Wenn wir Konservativen aber schon ehrlich sind, was Homosexualität angeht, müssen wir in dieser Diskussion auch ehrlich sein, wenn es um den Grund geht, warum wir sie führen. Es geht um die Ehe! Nun bin ich, was den Schutz von Ehe und Familie angeht, durchaus auch der Meinung man sollte solchen Unsinn wie Ehegattensplitting schnellstens in ein Familiensplitting umwandeln. Aber wie dem auch sei, Ehe und Familie sind die Keimzelle der Gesellschaft. Sie sind das Fundament, auf dem alles andere aufbaut. Sie sind der letzte Verteidigungsposten gegen die Individualisierung des Menschen, an dessen Ende eine Ich AG steht.
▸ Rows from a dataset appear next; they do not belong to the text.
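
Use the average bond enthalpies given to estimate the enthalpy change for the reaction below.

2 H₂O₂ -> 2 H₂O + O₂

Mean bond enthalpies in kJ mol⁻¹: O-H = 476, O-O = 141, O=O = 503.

Bonds broken (reactants):
  O-H: 4 × 476 = 1904
  O-O: 2 × 141 = 282
  Σ(broken) = 2186 kJ
Bonds formed (products):
  O-H: 4 × 476 = 1904
  O=O: 1 × 503 = 503
  Σ(formed) = 2407 kJ
ΔH = Σ(broken) − Σ(formed) = 2186 − 2407 = −221 kJ

ΔH ≈ −221 kJ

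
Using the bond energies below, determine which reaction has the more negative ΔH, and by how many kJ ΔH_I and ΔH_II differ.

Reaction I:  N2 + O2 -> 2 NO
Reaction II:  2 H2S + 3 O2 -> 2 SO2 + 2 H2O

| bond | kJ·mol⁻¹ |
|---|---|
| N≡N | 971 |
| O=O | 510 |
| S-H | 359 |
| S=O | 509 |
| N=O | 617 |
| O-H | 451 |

Reaction I:
  Bonds broken (reactants):
    N≡N: 1 × 971 = 971
    O=O: 1 × 510 = 510
    Σ(broken) = 1481 kJ
  Bonds formed (products):
    N=O: 2 × 617 = 1234
    Σ(formed) = 1234 kJ
  ΔH_I = 1481 − 1234 = +247 kJ
Reaction II:
  Bonds broken (reactants):
    O=O: 3 × 510 = 1530
    S-H: 4 × 359 = 1436
    Σ(broken) = 2966 kJ
  Bonds formed (products):
    O-H: 4 × 451 = 1804
    S=O: 4 × 509 = 2036
    Σ(formed) = 3840 kJ
  ΔH_II = 2966 − 3840 = −874 kJ
ΔH_I − ΔH_II = +1121 kJ, so reaction II has the more negative ΔH; |ΔH_I − ΔH_II| = 1121 kJ.

Reaction II, by 1121 kJ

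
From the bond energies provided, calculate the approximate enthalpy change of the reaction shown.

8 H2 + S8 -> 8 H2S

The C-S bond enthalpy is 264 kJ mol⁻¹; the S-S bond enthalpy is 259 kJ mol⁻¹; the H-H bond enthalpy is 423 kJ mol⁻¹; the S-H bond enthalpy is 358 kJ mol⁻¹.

ΔH ≈ −272 kJ

Bonds broken (reactants):
  H-H: 8 × 423 = 3384
  S-S: 8 × 259 = 2072
  Σ(broken) = 5456 kJ
Bonds formed (products):
  S-H: 16 × 358 = 5728
  Σ(formed) = 5728 kJ
ΔH = Σ(broken) − Σ(formed) = 5456 − 5728 = −272 kJ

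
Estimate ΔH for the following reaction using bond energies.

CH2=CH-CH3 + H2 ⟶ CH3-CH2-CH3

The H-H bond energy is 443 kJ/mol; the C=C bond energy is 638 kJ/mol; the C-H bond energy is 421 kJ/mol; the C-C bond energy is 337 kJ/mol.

Bonds broken (reactants):
  C-C: 1 × 337 = 337
  C-H: 6 × 421 = 2526
  C=C: 1 × 638 = 638
  H-H: 1 × 443 = 443
  Σ(broken) = 3944 kJ
Bonds formed (products):
  C-C: 2 × 337 = 674
  C-H: 8 × 421 = 3368
  Σ(formed) = 4042 kJ
ΔH = Σ(broken) − Σ(formed) = 3944 − 4042 = −98 kJ

ΔH ≈ −98 kJ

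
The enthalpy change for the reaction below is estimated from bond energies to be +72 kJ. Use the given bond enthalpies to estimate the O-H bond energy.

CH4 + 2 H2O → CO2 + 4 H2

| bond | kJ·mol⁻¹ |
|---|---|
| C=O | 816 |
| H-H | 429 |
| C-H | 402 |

Let D be the O-H bond energy.
Σ(broken) = 4×402 + 4×D = 1608 + 4D
Σ(formed) = 2×816 + 4×429 = 3348
ΔH = Σ(broken) − Σ(formed) = (1608 + 4D) − (3348) = −1740 + 4D
Setting this equal to +72 kJ gives 4D = 1812, so D = 453 kJ/mol.

D(O-H) ≈ 453 kJ/mol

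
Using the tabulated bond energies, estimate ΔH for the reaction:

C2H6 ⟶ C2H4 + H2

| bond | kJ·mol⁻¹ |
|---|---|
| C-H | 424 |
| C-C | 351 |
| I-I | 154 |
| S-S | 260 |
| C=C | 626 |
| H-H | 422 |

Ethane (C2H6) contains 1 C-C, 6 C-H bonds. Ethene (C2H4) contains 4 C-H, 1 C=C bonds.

Bonds broken (reactants):
  C-C: 1 × 351 = 351
  C-H: 6 × 424 = 2544
  Σ(broken) = 2895 kJ
Bonds formed (products):
  C-H: 4 × 424 = 1696
  C=C: 1 × 626 = 626
  H-H: 1 × 422 = 422
  Σ(formed) = 2744 kJ
ΔH = Σ(broken) − Σ(formed) = 2895 − 2744 = +151 kJ

ΔH ≈ +151 kJ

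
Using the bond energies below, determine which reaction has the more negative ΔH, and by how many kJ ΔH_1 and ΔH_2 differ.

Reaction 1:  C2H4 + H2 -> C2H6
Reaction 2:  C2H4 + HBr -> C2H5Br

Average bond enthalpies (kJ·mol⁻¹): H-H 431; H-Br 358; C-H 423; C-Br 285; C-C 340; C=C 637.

Reaction 1:
  Bonds broken (reactants):
    C-H: 4 × 423 = 1692
    C=C: 1 × 637 = 637
    H-H: 1 × 431 = 431
    Σ(broken) = 2760 kJ
  Bonds formed (products):
    C-C: 1 × 340 = 340
    C-H: 6 × 423 = 2538
    Σ(formed) = 2878 kJ
  ΔH_1 = 2760 − 2878 = −118 kJ
Reaction 2:
  Bonds broken (reactants):
    C-H: 4 × 423 = 1692
    C=C: 1 × 637 = 637
    H-Br: 1 × 358 = 358
    Σ(broken) = 2687 kJ
  Bonds formed (products):
    C-Br: 1 × 285 = 285
    C-C: 1 × 340 = 340
    C-H: 5 × 423 = 2115
    Σ(formed) = 2740 kJ
  ΔH_2 = 2687 − 2740 = −53 kJ
ΔH_1 − ΔH_2 = −65 kJ, so reaction 1 has the more negative ΔH; |ΔH_1 − ΔH_2| = 65 kJ.

Reaction 1, by 65 kJ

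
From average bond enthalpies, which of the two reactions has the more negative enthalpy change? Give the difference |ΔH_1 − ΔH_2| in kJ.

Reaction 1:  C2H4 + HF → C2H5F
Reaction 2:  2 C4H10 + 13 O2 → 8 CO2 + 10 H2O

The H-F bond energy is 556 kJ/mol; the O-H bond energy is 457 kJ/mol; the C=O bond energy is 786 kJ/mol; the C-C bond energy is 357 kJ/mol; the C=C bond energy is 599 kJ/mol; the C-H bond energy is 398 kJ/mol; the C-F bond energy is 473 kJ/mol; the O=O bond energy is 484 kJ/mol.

Reaction 1:
  Bonds broken (reactants):
    C-H: 4 × 398 = 1592
    C=C: 1 × 599 = 599
    H-F: 1 × 556 = 556
    Σ(broken) = 2747 kJ
  Bonds formed (products):
    C-C: 1 × 357 = 357
    C-F: 1 × 473 = 473
    C-H: 5 × 398 = 1990
    Σ(formed) = 2820 kJ
  ΔH_1 = 2747 − 2820 = −73 kJ
Reaction 2:
  Bonds broken (reactants):
    C-C: 6 × 357 = 2142
    C-H: 20 × 398 = 7960
    O=O: 13 × 484 = 6292
    Σ(broken) = 16394 kJ
  Bonds formed (products):
    C=O: 16 × 786 = 12576
    O-H: 20 × 457 = 9140
    Σ(formed) = 21716 kJ
  ΔH_2 = 16394 − 21716 = −5322 kJ
ΔH_1 − ΔH_2 = +5249 kJ, so reaction 2 has the more negative ΔH; |ΔH_1 − ΔH_2| = 5249 kJ.

Reaction 2, by 5249 kJ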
Da aber die Beziehung zwischen Mann und Frau, zwischen Eltern und Kindern, so tief im Innersten des Menschen steckt, dass man sie auch mit noch so viel Propaganda nicht aufweichen kann, muss man eben einen anderen Weg gehen. Der Weg des anything goes … Wenn man die Familie, diesen letzten Anker des gegenseitigen Vertrauens und füreinander einstehen ohne jeglichen ökonomischen oder egoistischen Hintergedanken, nicht sprengen kann, muss man ihn eben aufweichen.

Braucht nämlich keiner zu glauben das man auf der linken Seite der Gesellschaft mit der Gleichstellung der eingetragenen Partnerschaft mit der Ehe aufhört. Versuche etwa das Inzestverbot ad acta zu legen gab es schließlich auch schon zu genüge. Und überhaupt, warum sollte man eine Ehe auf zwei Menschen beschränken? So eine Ehe ist doch auch hervorragend für die rechtliche Absicherung der gemeinsamen WG geeignet. Jeder mit jedem und jeder mit allen anderen.

Die Ehe aber, so wie sie sich die Väter und Mütter des Grundgesetzes niedergeschrieben haben, ist ein Bund zwischen Mann und Frau, darauf ausgelegt Vater und Mutter zu werden. Nun bekommen nicht alle heterosexuellen Paare Kinder, bei manchen klappt es nicht, andere entscheiden sich bewusst dagegen. Aber – und man traut sich ja gar nicht das noch zu sagen – der Nachwuchs steht bei den meisten noch immer ganz weit oben auf der Liste der gemeinsamen Lebensplanung. Wenn demnächst die Ehe für alle kommt, kann man diesen Fakt natürlich streichen. Wer keine Kinder bekommen kann, kann schließlich noch so lange planen.

Verhindert werden kann die Ehe für alle eh nicht

Und so wird sie denn kommen, die Ehe für alle. Das zu Grabe tragen der Institution Ehe ist schließlich nicht der erste Wert unserer Gesellschaft, der sich über Jahrhunderte, Quatsch, Jahrtausende hinweg bewährt hat, jetzt aber einfach nicht mehr in diesen verdammten Zeitgeist passen will. Diesem neuen Diktator, der im Namen der Freiheit alles rücksichtslos niederzuwalzen versteht, was den Mut und die Haltung hat sich ihm noch entgegenzustellen.